D. Wang1, A. Castillo2, B. Rettner1,3, A. Zhu1,4, C.J. Yang1 1Massachusetts General Hospital, Thoracic Surgery, Boston, MA, USA 2Boston College, Chestnut Hill, MA, USA 3Morristown Medical Center, Surgery, Morristown, NJ, USA 4University Of California – San Diego, Surgery, San Diego, CA, USA
Introduction:
The landmark multicenter, international, randomized control trial CALGB 140503 demonstrated that sublobar resection was noninferior to lobectomy for overall survival and disease-free survival in patients with peripheral, stage IA (≤ 2 cm) non-small cell lung cancer (NSCLC). In this study, most patients had adenocarcinoma or squamous cell carcinoma histology. Other major clinical trials investigating sublobar versus lobar resection, such as JCOG0802, are also enriched in primarily adenocarcinoma histology. The objective of this study is to evaluate overall survival for patients undergoing sublobar versus lobar resection for stage IA (≤ 2 cm) NSCLC by histology.
Methods:
Patients diagnosed with stage IA (≤ 2 cm) NSCLC between 2010 and 2020 undergoing sublobar resection (wedge resection or segmentectomy) or lobectomy with extensive lymph node sampling (>9 nodes) were identified in the National Cancer Database (NCDB). The association between extent of resection and 5-year overall survival was evaluated using multivariable logistic regression and Cox proportional hazards modeling. Histology subtypes evaluated include adenocarcinoma, squamous cell carcinoma, large cell carcinoma, neuroendocrine/carcinoid, and bronchioloalveolar carcinoma. Covariates used for adjusting include age, sex, race, Charleson Deyo score, distance from hospital, education, income, insurance status, facility type, year of diagnosis, tumor size, tumor location, tumor grade, clinical tumor stage, and adjuvant therapy.
Results:
From 2010 to 2020, a total of 32,464 patients were diagnosed with stage IA (≤ 2 cm) NSCLC and underwent sublobar or lobar resection with extensive lymph node sampling. Patients undergoing sublobar resection had noninferior overall survival when compared to those undergoing lobar resection for squamous cell (65.5% vs 70.9%; p=0.22), large cell (65.0% vs 65.3%; p=0.86), adenosquamous cell (59.2% vs 67.6%; p=0.68), and neuroendocrine/carcinoid (92.5% vs 93.5%; p=0.33) histologic subtypes.
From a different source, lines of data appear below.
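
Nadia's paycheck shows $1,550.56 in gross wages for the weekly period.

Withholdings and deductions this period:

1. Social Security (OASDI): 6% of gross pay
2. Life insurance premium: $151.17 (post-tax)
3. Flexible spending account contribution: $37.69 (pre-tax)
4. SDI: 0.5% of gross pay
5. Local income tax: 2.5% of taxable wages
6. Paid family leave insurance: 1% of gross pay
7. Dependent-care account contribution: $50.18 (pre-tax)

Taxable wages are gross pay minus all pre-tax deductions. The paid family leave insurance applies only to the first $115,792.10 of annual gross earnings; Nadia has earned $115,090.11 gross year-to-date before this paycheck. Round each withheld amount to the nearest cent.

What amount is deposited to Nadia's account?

$1,167.15

Dependent-care account contribution: $50.18
Flexible spending account contribution: $37.69
Pre-tax total = $50.18 + $37.69 = $87.87
Taxable wages = $1,550.56 − $87.87 = $1,462.69
Local income tax: $1,462.69 × 0.025 = $36.57
Paid family leave insurance: only $115,792.10 − $115,090.11 = $701.99 of this check is subject → $701.99 × 0.01 = $7.02
SDI: $1,550.56 × 0.005 = $7.75
Social Security (OASDI): $1,550.56 × 0.06 = $93.03
Life insurance premium: $151.17
Total deductions = $50.18 + $37.69 + $36.57 + $7.02 + $7.75 + $93.03 + $151.17 = $383.41
Net pay = $1,550.56 − $383.41 = $1,167.15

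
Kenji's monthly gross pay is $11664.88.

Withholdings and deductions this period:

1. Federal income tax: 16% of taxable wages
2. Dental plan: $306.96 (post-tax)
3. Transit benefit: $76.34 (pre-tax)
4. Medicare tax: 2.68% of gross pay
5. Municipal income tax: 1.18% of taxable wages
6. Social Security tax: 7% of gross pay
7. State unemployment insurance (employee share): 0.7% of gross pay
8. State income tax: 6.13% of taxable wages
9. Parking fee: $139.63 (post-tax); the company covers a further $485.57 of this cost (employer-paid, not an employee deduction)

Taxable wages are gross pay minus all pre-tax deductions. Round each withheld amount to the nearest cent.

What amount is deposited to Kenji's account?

Transit benefit: $76.34
Taxable wages = $11664.88 − $76.34 = $11588.54
Federal income tax: $11588.54 × 0.16 = $1854.17
Municipal income tax: $11588.54 × 0.0118 = $136.74
State income tax: $11588.54 × 0.0613 = $710.38
Social Security tax: $11664.88 × 0.07 = $816.54
State unemployment insurance (employee share): $11664.88 × 0.007 = $81.65
Medicare tax: $11664.88 × 0.0268 = $312.62
Dental plan: $306.96
Parking fee: $139.63
(Employer's $485.57 toward parking fee is not withheld from the employee.)
Total deductions = $76.34 + $1854.17 + $136.74 + $710.38 + $816.54 + $81.65 + $312.62 + $306.96 + $139.63 = $4435.03
Net pay = $11664.88 − $4435.03 = $7229.85

$7229.85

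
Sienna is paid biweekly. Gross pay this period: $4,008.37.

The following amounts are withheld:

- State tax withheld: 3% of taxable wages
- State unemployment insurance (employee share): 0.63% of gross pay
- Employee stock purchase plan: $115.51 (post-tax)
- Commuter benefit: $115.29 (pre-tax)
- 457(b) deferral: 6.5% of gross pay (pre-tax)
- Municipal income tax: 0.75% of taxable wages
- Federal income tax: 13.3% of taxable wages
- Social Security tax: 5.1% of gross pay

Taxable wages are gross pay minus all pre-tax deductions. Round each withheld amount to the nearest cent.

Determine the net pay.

Commuter benefit: $115.29
457(b) deferral: $4,008.37 × 0.065 = $260.54
Pre-tax total = $115.29 + $260.54 = $375.83
Taxable wages = $4,008.37 − $375.83 = $3,632.54
Municipal income tax: $3,632.54 × 0.0075 = $27.24
Federal income tax: $3,632.54 × 0.133 = $483.13
State tax withheld: $3,632.54 × 0.03 = $108.98
State unemployment insurance (employee share): $4,008.37 × 0.0063 = $25.25
Social Security tax: $4,008.37 × 0.051 = $204.43
Employee stock purchase plan: $115.51
Total deductions = $115.29 + $260.54 + $27.24 + $483.13 + $108.98 + $25.25 + $204.43 + $115.51 = $1,340.37
Net pay = $4,008.37 − $1,340.37 = $2,668.00

$2,668.00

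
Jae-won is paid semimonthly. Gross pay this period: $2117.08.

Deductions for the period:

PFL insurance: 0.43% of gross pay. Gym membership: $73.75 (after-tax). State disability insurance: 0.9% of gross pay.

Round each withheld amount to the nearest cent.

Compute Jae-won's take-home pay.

$2015.18

PFL insurance: $2117.08 × 0.0043 = $9.10
State disability insurance: $2117.08 × 0.009 = $19.05
Gym membership: $73.75
Total deductions = $9.10 + $19.05 + $73.75 = $101.90
Net pay = $2117.08 − $101.90 = $2015.18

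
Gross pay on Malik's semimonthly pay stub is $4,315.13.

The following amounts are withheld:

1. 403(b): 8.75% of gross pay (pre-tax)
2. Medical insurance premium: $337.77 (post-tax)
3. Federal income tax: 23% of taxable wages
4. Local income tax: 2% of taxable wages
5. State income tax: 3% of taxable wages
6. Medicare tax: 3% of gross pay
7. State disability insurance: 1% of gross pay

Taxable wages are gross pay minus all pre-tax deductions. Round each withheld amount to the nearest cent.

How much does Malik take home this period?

403(b): $4,315.13 × 0.0875 = $377.57
Taxable wages = $4,315.13 − $377.57 = $3,937.56
Federal income tax: $3,937.56 × 0.23 = $905.64
State income tax: $3,937.56 × 0.03 = $118.13
Local income tax: $3,937.56 × 0.02 = $78.75
Medicare tax: $4,315.13 × 0.03 = $129.45
State disability insurance: $4,315.13 × 0.01 = $43.15
Medical insurance premium: $337.77
Total deductions = $377.57 + $905.64 + $118.13 + $78.75 + $129.45 + $43.15 + $337.77 = $1,990.46
Net pay = $4,315.13 − $1,990.46 = $2,324.67

$2,324.67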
Patients undergoing sublobar resection for adenocarcinoma (77.5% vs 81.8%; p<0.01) and bronchioloalveolar carcinoma (83.5% vs 84.8%; p=0.03) had worse overall survival when compared to those undergoing lobar resection.
Conclusion:
In this national analysis, there was no statistically significant difference in 5-year overall survival for patients with stage IA (≤ 2 cm) NSCLC undergoing sublobar or lobar resection for squamous cell, large cell, adenosquamous, and neuroendocrine/carcinoid histology subtypes. However, this study demonstrates that sublobar resection was associated with worse overall survival for patients with adenocarcinoma and bronchioloalveolar carcinoma in contrast with the findings of CALGB 140503.